Librado García, conocido como Smarth.

Artes visuales

Germaine Gómez Haro

El ojo aguzado de Carlos Monsiváis detectó en un mercadillo una serie de fotografías de desnudos masculinos que atraparon su atención.

Sin advertirlo, estaba valorando la sofisticación de un artista desconocido que aún hoy no ha gozado del reconocimiento que su finísimo trabajo merece:

Librado García, conocido como Smarth. David Torrez ha sido un acucioso investigador y promotor de la obra de Smarth desde que también él lo descubrió en un puesto de la Plaza del Ángel. En 2016 organizó la primera exposición de este autor en la galería Patricia Conde y actualmente presenta en el Museo del Estanquillo su primera retrospectiva bajo el título Eterno resplandor. Así como su obra asombra por su exquisita calidad estética, su vida es todo un enigma. Unos cuantos datos componen su biografía hasta hoy: nació en 1892 en la Hacienda de la Cuesta, Nayarit; en 1910 estableció su estudio en Guadalajara donde desarrolló una importante trayectoria como retratista de niños, damas de la sociedad y personalidades del mundo de la política y la cultura como Jesús Reyes Ferreira, Luis Barragán, Roberto Montenegro, Carlos Orozco Romero y Elías Nandino, entre muchos otros. A finales de la década abrió su estudio en Madero 66 en Ciudad de México y continuó trabajando simultáneamente en ambas sedes; además del retrato, explora otras temáticas que lo llevan a incursionar en experimentaciones creativas de aliento plenamente vanguardista. Se sabe que entre 1923 y 1925 fue profesor de fotografía en la Escuela Industrial Federal de Guadalajara; en 1931 se publicaron sus últimas fotografías conocidas y a partir de entonces literalmente desaparece del mapa.

Una sección de la muestra está dedicada a sus estampas nacionalistas que nos hacen pensar en las miradas de Gabriel Figueroa o el Emilio el Indio Fernández y toda la tradición de la época de oro del cine mexicano, aquí desplegadas avant la lettre. A partir de juegos lumínicos que crean un marcado geometrismo en los fondos de sus retratos, o bien el uso de sutiles esfumados que desvanecen las luces y las sombras en efectos claramente pictorialistas que evocan cielos y nubes, sus composiciones son de una modernidad inédita para la época en nuestro país. En sus diferentes exploraciones técnicas y formales se palpan ecos de estilos tan diversos como el art nouveau, el orientalismo y el tenebrismo de los pintores españoles del siglo XIX, e inclusive un guiño al expresionismo alemán en una de sus piezas más enigmáticas –Juego de sombras, 1929– que asocio a las imágenes de Murnau en su película Nosferatu. Llama la atención el retrato de Mina Gorozave (ca. 1920) que tiene franco parentesco con la icónica pieza de Álvarez Bravo La buena fama durmiendo que data de 1938-1939. ¿La habrá visto don Manuel? Un hecho crucial que apunta Torrez en cuanto al rescate del trabajo de Smarth es que no se conocen sus negativos, pero sí las impresiones hechas por el propio artista.

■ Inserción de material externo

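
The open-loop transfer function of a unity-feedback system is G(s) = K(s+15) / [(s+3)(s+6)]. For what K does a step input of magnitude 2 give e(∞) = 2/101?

G(s) has no factors of s in the denominator, so the system is type 0.
K_p = lim_{s→0} G(s) = K·15 / (3·6) = (5/6)·K.
e_ss = 2/(1 + K_p) = 2/101 ⇒ 1 + (5/6)·K = 101 ⇒ K = 120.

120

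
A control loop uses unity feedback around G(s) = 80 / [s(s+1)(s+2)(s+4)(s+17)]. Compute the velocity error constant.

10/17

System type = 1 (one pole at s=0).
K_v = lim_{s→0} s·G(s) = 80 / (1·2·4·17) = 10/17.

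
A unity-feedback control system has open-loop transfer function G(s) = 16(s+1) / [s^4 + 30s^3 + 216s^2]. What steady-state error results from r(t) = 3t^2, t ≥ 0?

Factoring s^2 from the denominator leaves a polynomial with constant term 216, so the system is type 2.
K_a = lim_{s→0} s^2·G(s) = 16·1 / 216 = 2/27.
r(t) = 3t^2 gives R(s) = 6/s^3.
e_ss = 6/K_a = 6/(2/27) = 81.

81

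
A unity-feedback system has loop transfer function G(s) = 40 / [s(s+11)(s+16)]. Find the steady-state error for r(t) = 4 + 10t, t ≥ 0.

G(s) has one factor of s in the denominator, so the system is type 1. By superposition:
  • 4: tracked with zero error.
  • 10t: e_ss = 10/K_v with K_v=5/22 → 44.
Total e_ss = 44.

44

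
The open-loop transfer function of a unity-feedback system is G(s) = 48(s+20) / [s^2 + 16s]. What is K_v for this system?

Factoring s from the denominator leaves a polynomial with constant term 16, so the system is type 1.
K_v = lim_{s→0} s·G(s) = 48·20 / 16 = 60.

60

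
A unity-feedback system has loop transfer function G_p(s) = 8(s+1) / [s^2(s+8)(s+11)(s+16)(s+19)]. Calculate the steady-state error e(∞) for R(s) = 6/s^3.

20064

System type = 2 (two poles at s=0).
K_a = lim_{s→0} s^2·G_p(s) = 8·1 / (8·11·16·19) = 1/3344.
r(t) = 3t^2 gives R(s) = 6/s^3.
e_ss = 6/K_a = 6/(1/3344) = 20064.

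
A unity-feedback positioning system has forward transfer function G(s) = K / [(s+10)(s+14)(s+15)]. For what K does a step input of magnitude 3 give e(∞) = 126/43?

50

System type = 0 (no poles at s=0).
K_p = lim_{s→0} G(s) = K / (10·14·15) = (1/2100)·K.
e_ss = 3/(1 + K_p) = 126/43 ⇒ 1 + (1/2100)·K = 43/42 ⇒ K = 50.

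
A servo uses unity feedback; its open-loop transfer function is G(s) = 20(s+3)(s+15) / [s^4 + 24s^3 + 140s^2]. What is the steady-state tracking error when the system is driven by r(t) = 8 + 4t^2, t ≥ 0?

Lowest-order denominator term is 140s^2, so the open loop has 2 poles at the origin → type 2 system. Taking each input component in turn:
  • 8: tracked with zero error.
  • 4t^2: e_ss = 8/K_a with K_a=45/7 → 56/45.
Total e_ss = 56/45.

56/45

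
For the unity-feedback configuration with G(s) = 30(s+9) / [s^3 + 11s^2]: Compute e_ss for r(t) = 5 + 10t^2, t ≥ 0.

22/27

Factoring s^2 from the denominator leaves a polynomial with constant term 11, so the system is type 2. Treating each term separately:
  • 5: tracked with zero error.
  • 10t^2: e_ss = 20/K_a with K_a=270/11 → 22/27.
Total e_ss = 22/27.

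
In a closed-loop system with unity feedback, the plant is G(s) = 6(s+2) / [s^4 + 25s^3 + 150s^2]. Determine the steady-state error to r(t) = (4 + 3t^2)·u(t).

75

Lowest-order denominator term is 150s^2, so the open loop has 2 poles at the origin → type 2 system. Taking each input component in turn:
  • 4: tracked with zero error.
  • 3t^2: e_ss = 6/K_a with K_a=0.08 → 75.
Total e_ss = 75.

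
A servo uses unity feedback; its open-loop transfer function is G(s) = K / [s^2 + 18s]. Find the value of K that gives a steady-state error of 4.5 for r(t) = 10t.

40

Lowest-order denominator term is 18s, so the open loop has 1 pole at the origin → type 1 system.
K_v = lim_{s→0} s·G(s) = K / 18 = (1/18)·K.
e_ss = 10/K_v = 4.5 ⇒ K_v = 20/9 ⇒ K = (20/9)/(1/18) = 40.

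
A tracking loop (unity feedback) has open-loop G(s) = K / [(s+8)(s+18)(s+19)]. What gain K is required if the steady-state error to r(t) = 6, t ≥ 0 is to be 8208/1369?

G(s) has no factors of s in the denominator, so the system is type 0.
K_p = lim_{s→0} G(s) = K / (8·18·19) = (1/2736)·K.
e_ss = 6/(1 + K_p) = 8208/1369 ⇒ 1 + (1/2736)·K = 1369/1368 ⇒ K = 2.

2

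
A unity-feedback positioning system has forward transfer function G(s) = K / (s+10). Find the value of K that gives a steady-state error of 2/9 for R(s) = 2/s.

System type = 0 (no poles at s=0).
K_p = lim_{s→0} G(s) = K / (10) = 0.1·K.
e_ss = 2/(1 + K_p) = 2/9 ⇒ 1 + 0.1·K = 9 ⇒ K = 80.

80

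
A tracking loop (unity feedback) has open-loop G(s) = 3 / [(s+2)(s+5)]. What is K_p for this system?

The open loop has no poles at the origin → type 0 system.
K_p = lim_{s→0} G(s) = 3 / (2·5) = 0.3.

0.3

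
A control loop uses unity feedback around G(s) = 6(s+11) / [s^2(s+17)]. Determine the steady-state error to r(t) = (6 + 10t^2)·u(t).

G(s) has two factors of s in the denominator, so the system is type 2. By superposition:
  • 6: tracked with zero error.
  • 10t^2: e_ss = 20/K_a with K_a=66/17 → 170/33.
Total e_ss = 170/33.

170/33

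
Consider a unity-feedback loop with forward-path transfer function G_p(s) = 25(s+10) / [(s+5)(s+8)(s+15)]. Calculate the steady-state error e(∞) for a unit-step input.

12/17

G_p(s) has no factors of s in the denominator, so the system is type 0.
K_p = lim_{s→0} G_p(s) = 25·10 / (5·8·15) = 5/12.
e_ss = 1/(1 + K_p) = 1/(17/12) = 12/17.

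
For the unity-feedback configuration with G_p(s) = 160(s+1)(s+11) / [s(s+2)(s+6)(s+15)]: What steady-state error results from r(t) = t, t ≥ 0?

9/88

G_p(s) has one factor of s in the denominator, so the system is type 1.
K_v = lim_{s→0} s·G_p(s) = 160·1·11 / (2·6·15) = 88/9.
e_ss = 1/K_v = 1/(88/9) = 9/88.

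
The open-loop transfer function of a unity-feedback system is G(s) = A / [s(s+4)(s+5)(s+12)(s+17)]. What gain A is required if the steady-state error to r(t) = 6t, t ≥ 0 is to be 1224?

System type = 1 (one pole at s=0).
K_v = lim_{s→0} s·G(s) = A / (4·5·12·17) = (1/4080)·A.
e_ss = 6/K_v = 1224 ⇒ K_v = 1/204 ⇒ A = (1/204)/(1/4080) = 20.

20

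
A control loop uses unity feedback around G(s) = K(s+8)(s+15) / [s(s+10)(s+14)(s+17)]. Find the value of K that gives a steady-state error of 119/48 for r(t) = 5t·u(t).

System type = 1 (one pole at s=0).
K_v = lim_{s→0} s·G(s) = K·8·15 / (10·14·17) = (6/119)·K.
e_ss = 5/K_v = 119/48 ⇒ K_v = 240/119 ⇒ K = (240/119)/(6/119) = 40.

40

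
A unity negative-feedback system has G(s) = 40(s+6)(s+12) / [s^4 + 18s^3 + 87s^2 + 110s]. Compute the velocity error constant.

The denominator has no term below 110s — 1 pole at s=0, type 1.
K_v = lim_{s→0} s·G(s) = 40·6·12 / 110 = 288/11.

288/11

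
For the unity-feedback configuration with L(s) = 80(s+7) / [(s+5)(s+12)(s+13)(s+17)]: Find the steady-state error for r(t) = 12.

The open loop has no poles at the origin → type 0 system.
K_p = lim_{s→0} L(s) = 80·7 / (5·12·13·17) = 28/663.
e_ss = 12/(1 + K_p) = 12/(691/663) = 7956/691.

7956/691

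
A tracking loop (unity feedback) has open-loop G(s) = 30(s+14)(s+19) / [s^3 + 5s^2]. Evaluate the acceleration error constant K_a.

Lowest-order denominator term is 5s^2, so the open loop has 2 poles at the origin → type 2 system.
K_a = lim_{s→0} s^2·G(s) = 30·14·19 / 5 = 1596.

1596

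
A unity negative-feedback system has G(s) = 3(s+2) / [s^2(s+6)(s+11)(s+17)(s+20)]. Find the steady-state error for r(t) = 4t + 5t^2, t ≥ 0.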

Hay ludismo y humor en las escenas de damas de la sociedad ataviadas con ropajes exóticos muy afines al gusto orientalista de la época. Desde mi punto de vista, el núcleo de la muestra es la serie de desnudos masculinos que se puede considerar pionera en el género en nuestro país. Los cuerpos espigados y estilizados de los modelos, identificados como integrantes del círculo de amigos de Chucho Reyes, semejan esculturas de mármol y bronce inmortalizados en poses elegantes y seductoras que revelan una sofisticación sin precedentes.

Al contemplar las más de cien pequeñas obras maestras que integran esta exhibición, entiendo por qué Smarth colocó la siguiente cita de Johann Wolfgang von Goethe a la entrada de su estudio: “El supremo problema de todo arte es producir, por medio de apariencias, la ilusión de una realidad más sublime.” El arte de Smarth –enigmático, exquisito, a un tiempo inquietante y poético– se acerca a lo que podemos percibir como sublime.